Low expression of cell cycle regulatory protein p27 associated with poorer five-year survival

WEDNESDAY, Dec. 6 (HealthDay News) -- In women with newly diagnosed moderate-risk breast cancer who receive doxorubicin plus cyclophosphamide adjuvant chemotherapy, low expression of the cell cycle regulatory protein p27 is associated with poorer five-year survival in hormone receptor-positive patients, according to a study published in the Dec. 6 issue of the Journal of the National Cancer Institute.

Peggy Porter, M.D., of the Fred Hutchinson Cancer Research Center in Seattle, and colleagues used tissue microarrays to evaluate the expression of p27 and cyclin E by immunohistochemistry in tumor tissue from 2,123 patients.

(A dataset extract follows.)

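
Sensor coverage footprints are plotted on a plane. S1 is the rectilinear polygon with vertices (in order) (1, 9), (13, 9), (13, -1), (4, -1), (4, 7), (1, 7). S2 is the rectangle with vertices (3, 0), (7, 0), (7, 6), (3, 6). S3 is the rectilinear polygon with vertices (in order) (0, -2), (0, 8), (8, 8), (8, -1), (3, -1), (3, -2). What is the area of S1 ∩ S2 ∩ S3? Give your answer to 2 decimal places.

18.00

The intersection is the polygon with vertices (7,6), (7,0), (4,0), (4,6).
By the shoelace formula its area is 18.00.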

Lower p27 expression was associated with worse overall survival (unadjusted hazard ratio, 1.50) and disease-free survival (unadjusted HR, 1.31). In women with hormone receptor-positive tumors, the researchers found that those with low p27 expression had poorer five-year survival than those with high p27 expression (85 percent versus 91 percent). In women with hormone receptor-negative tumors, no association between p27 expression and decreased survival was found. Cyclin E did not have a statistically significant association with overall or disease-free survival.

"Our results have not yet been validated in other studies, so they still need to be confirmed before establishing p27 expression as a prognostic factor in patients treated with chemotherapy," the authors write."

Two of the study's 14 authors are named on patents related to this technology.